Compassionate Demand: Pushing your boundaries and enjoying it
This post has been updated and re-posted from an earlier version.
One night in class I brought up this idea of being a combination of demanding and compassionate with yourself when learning something new. If you want to become an excellent practitioner of something (and that is a worthy goal), then you are going to need to call on yourself to do something you can’t yet do and keep asking for the yet-unreachable again and again.
When embarking on a program to train myself to do 100 pushups in one minute I found myself facing some training days with goals that were absolutely beyond my reach. These could have been completely demoralizing for me but instead I chose to find them enjoyable and even kind of funny. There’s something sadistically humorous about feeling completely exhausted, having just finished 75 pushups over 4 sets, and having a little iPhone program tell you its time to do another 25. You know when you set out onto pushup 5, and your arms are wiggling like Jello, that you’re not even going to make it half way.

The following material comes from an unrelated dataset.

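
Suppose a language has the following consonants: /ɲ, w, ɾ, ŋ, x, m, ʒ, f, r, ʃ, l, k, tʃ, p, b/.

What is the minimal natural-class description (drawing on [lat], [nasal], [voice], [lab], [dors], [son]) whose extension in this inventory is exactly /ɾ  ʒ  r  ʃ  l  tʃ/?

[−lab, −dors]

The class [−labial], [−dorsal] has exactly /ɾ, ʒ, r, ʃ, l, tʃ/ as its extension in this inventory. No smaller conjunction from the listed features achieves this: [−dorsal] alone would also admit /m, f, p, b/; [−labial] alone would also admit /ɲ, ŋ, x, k/; and checking the remaining single features turns up none with this extension.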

Yet its super important, if I’m ever going to make it past that 25 in the future, that I do every damn pushup I can till I fall on my face. I want my body to give up, not my mind. So I set out onto pushup 6, and then pushup 7 grunting like a man in pain. Then a quarter of the way through pushup 8 I completely collapse and immediately erupt into laughter. It’s amusing how tough this program is and that I’m enjoying it none the less. The goal being as daunting as it is seems almost ridiculous but I’m in it for the journey AND the destination. I’m compassionate with myself and I’m not in a hurry. That gives me room to make demands on myself that I know I have to work toward, keep asking for. It also allows me to savour the fact that I can barely lift my arms over my head to change my shirt 5 minutes later.
So set far-reaching goals and then enjoy every little step. In your posture ask yourself to go deeper, lunge longer, extend further, make one more cut. Work within your limits but also push the boundaries, then enjoy the process and be compassionate the whole way along.